In Ocean City, the letter carriers collect for the local Food Cupboard, run for decades out of the basement of St. Peter’s by the Ocean City Ecumenical Council, an organization of churches in the community.
Dottie Cianci, the coordinator of the Food Cupboard, said the drive collects 4,000 to 5,000 pounds of food from Ocean City doorsteps each spring, which is a significant help to keeping the cupboard stocked. There’s another food drive in the fall as well.
“We’re at 4,500 and still going,” someone shouts from around the corner while the volunteers struggle to keep up with the steady flow of boxes and canned goods. By the end of the day, the total count was 6,620 pounds of donated food.

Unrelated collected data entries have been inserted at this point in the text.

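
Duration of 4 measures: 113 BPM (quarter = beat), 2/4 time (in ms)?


Quarter-note beat duration = 60000 / 113 ms
Beats per measure (2/4) = 2
One measure = 2 × 60000 / 113 = 120000 / 113 ms
4 measures = 4 × 120000 / 113 = 480000 / 113
= 4247.8 ms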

“We did a fantastic job,” said Cianci. “We thank the public for doing it.”
The cupboard offers emergency food aid, designed to keep individuals and families fed while awaiting public assistance or other aid. People are allowed one visit to the cupboard per month, she said. The cupboard is open from 1 to 3 p.m. Monday through Friday, excluding holidays.
On Saturday afternoon, the Food Cupboard had taken over additional rooms in the church. But Cianci said they had to be all cleared out by Sunday morning so the rooms could be used for their usual purposes.
This year, Cianci said, she was understaffed, in part because the local Boy Scout troop usually helps out. This weekend most of the troop were on a camping trip. One scout was on hand, and in uniform. Rolando Camargo, 18, is a Life Scout in the process of becoming an Eagle Scout, the highest rank in the organization. While loading up bags, he said he faces his Eagle review board in June.
Outside, things were slowing down for the men from Coastal Christian Ocean City, who spent hours unloading the mail trucks.
“This is one of the best things I’ve ever been involved in,” said church member Ed Fugee, of Egg Harbor Township.